Garrison Geller on G.W. Bush and Republican faith:

Calvinism, as all of you Calvinists know, is based on five points of doctrine, which spell out the word “TULIP” — total depravity (everybody is sinful), unconditional election (God chooses who’ll be saved, it’s not up to you), limited atonement (Jesus didn’t die for everybody, just for the chosen), irresistible grace (if God chooses you, you’re saved, you can’t resist) and perseverance of the saints (once saved, always saved, no matter what you do).

It’s a chilly theology with big winners and losers, nothing like the feel-good thank-you-Jesus-for-making-me-beautiful uplift of the megachurches, and it draws clear lines. Either you are one of the elect or you are in the darkness, grinding your molars. Undoubtedly it’s an excellent thing to be chosen from the depraved and to be atoned for exclusively and be able to do dreadfully dumb things, burn down the house, start a war, appoint dopes, with no danger of ever losing your chosenness. (When you’re a Jet, you’re a Jet all the way.) But it’s not a good platform for a political party that has to be elected by a majority of the depraved.

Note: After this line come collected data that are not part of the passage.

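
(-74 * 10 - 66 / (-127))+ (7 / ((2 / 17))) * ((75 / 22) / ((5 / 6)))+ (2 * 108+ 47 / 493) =-385650549 / 1377442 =-279.98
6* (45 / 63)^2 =150 / 49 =3.06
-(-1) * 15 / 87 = 5 / 29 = 0.17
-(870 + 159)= -1029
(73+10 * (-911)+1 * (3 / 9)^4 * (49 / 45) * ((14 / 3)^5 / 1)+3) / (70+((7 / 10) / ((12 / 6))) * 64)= -3987688307 / 40920957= -97.45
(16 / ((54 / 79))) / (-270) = -316 / 3645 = -0.09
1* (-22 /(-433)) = 0.05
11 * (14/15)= 154/15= 10.27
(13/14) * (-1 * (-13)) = 169/14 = 12.07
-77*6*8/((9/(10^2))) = -123200/3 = -41066.67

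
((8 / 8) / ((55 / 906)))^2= 820836 / 3025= 271.35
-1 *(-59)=59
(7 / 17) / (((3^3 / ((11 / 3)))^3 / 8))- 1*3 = -27028955 / 9034497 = -2.99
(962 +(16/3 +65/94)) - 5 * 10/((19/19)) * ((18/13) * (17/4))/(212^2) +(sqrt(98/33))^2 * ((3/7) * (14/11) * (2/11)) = 968.31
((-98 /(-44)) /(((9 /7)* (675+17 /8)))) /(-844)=-343 /113155713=-0.00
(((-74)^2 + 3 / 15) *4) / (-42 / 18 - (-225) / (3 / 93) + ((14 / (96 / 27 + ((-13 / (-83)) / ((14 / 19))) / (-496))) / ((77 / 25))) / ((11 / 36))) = 3.14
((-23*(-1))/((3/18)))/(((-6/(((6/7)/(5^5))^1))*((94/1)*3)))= -23/1028125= -0.00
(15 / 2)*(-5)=-75 / 2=-37.50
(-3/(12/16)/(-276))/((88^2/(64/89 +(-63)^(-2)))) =0.00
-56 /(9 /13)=-728 /9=-80.89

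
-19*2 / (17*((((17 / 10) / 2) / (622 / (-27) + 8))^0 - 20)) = 2 / 17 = 0.12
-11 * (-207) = 2277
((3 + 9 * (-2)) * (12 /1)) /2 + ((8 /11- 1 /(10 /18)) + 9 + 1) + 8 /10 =-883 /11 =-80.27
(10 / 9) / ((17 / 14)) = 0.92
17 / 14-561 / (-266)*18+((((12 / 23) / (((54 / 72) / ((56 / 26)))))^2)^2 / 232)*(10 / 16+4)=2421611789527857 / 61654444310914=39.28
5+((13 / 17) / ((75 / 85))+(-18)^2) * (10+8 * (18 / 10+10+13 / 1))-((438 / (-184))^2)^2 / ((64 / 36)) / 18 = 11641020514258277 / 171934310400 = 67706.21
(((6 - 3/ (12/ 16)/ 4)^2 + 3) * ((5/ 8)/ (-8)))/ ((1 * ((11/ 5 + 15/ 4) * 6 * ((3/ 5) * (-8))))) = 0.01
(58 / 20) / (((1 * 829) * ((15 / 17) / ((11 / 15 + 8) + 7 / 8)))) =568429 / 14922000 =0.04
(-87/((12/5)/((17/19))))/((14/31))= -76415/1064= -71.82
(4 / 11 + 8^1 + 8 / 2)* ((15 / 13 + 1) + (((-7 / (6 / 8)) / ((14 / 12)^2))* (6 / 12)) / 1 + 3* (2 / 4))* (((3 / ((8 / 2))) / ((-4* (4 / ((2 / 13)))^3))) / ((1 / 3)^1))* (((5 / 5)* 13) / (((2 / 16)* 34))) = -369 / 1353352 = -0.00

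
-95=-95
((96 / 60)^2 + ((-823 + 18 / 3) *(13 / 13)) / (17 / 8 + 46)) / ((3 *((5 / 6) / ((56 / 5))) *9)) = -444032 / 61875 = -7.18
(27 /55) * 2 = 54 /55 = 0.98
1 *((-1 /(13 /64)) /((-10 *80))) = 2 /325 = 0.01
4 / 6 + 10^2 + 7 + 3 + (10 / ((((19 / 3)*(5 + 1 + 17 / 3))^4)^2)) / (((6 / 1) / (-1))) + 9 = 2745981497783814247500154 / 22946920594293712734375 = 119.67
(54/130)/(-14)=-0.03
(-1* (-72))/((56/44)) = 396/7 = 56.57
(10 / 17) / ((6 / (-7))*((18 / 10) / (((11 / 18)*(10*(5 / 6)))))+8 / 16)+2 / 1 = 321462 / 64481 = 4.99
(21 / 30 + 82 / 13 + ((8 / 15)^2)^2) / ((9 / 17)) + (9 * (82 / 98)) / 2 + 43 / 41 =216615583819 / 11899558125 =18.20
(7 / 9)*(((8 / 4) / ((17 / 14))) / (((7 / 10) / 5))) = 1400 / 153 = 9.15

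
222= 222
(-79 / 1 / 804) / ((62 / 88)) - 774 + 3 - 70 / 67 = -772.18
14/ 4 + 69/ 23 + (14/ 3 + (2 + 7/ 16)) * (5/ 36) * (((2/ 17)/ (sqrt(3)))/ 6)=1705 * sqrt(3)/ 264384 + 13/ 2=6.51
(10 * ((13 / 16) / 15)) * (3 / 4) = 13 / 32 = 0.41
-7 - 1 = -8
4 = 4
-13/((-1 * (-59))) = -0.22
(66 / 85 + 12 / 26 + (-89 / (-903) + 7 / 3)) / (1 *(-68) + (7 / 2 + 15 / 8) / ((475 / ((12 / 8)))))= -0.05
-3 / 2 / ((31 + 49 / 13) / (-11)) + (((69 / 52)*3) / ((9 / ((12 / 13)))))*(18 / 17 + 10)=12959205 / 2597192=4.99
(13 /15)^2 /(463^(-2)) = 36228361 /225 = 161014.94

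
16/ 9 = 1.78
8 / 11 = 0.73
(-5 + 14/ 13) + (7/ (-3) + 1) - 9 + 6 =-322/ 39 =-8.26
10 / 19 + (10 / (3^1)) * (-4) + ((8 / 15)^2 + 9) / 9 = -453059 / 38475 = -11.78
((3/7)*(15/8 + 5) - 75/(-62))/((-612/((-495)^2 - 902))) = -587115815/354144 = -1657.84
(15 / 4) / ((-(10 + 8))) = -5 / 24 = -0.21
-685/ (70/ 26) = -1781/ 7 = -254.43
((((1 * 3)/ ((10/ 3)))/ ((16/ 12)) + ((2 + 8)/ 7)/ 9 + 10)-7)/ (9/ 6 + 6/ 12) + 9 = 55021/ 5040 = 10.92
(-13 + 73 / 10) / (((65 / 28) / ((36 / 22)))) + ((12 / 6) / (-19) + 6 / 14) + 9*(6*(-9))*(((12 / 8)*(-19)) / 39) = 167110088 / 475475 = 351.46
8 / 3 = 2.67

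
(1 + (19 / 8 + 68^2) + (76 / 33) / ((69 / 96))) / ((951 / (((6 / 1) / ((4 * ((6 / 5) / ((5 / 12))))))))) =702921925 / 277174656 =2.54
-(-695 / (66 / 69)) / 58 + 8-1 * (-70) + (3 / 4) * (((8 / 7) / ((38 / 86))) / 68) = 261257195 / 2885036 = 90.56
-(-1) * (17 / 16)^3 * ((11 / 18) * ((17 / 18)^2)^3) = 1304466641467 / 2507653251072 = 0.52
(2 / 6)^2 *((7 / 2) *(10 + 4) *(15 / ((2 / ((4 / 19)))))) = 490 / 57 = 8.60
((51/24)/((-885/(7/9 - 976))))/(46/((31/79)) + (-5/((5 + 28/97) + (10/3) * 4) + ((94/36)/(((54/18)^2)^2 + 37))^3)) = 18846627158199096/941329752324147655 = 0.02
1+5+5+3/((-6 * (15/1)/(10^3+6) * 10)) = 1147/150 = 7.65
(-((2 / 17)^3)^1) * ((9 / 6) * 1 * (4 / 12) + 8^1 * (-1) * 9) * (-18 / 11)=-0.19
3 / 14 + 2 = 31 / 14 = 2.21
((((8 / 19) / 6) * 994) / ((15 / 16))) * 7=445312 / 855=520.83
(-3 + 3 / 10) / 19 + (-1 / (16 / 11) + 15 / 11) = 8929 / 16720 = 0.53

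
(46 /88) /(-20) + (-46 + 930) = 777897 /880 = 883.97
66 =66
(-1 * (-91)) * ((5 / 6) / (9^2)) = 455 / 486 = 0.94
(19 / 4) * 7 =133 / 4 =33.25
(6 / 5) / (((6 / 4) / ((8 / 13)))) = 0.49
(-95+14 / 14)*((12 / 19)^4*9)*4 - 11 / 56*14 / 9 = -2527575995 / 4691556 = -538.75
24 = 24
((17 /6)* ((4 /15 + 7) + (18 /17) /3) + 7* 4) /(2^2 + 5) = 4463 /810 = 5.51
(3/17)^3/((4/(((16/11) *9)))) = 972/54043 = 0.02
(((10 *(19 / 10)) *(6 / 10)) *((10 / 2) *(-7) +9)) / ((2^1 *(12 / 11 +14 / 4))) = -16302 / 505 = -32.28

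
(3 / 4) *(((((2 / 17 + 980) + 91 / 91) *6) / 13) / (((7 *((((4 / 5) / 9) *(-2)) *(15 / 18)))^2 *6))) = 2805921 / 53312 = 52.63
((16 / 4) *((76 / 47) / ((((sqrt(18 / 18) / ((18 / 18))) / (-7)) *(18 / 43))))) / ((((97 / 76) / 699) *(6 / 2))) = -810176416 / 41031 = -19745.47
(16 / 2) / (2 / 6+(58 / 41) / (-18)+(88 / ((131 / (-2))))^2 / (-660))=126648180 / 3989539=31.75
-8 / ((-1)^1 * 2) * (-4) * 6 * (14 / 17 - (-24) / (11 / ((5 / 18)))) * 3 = -411.72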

Clearly the Current Occupant sees himself as a chosen president, though his theology is simpler than Calvin’s: really just four points — blindness as vocation (if you don’t remember it, you’re not responsible for it), unquestionable authority (the president is the president is the president), sustenance of faith (God has ordained you and it doesn’t matter what anybody else thinks) and heckuva job (never admit a thing, let a smile be your umbrella). If you ran a business on those principles, you’d be in big trouble. Just look at General Motors.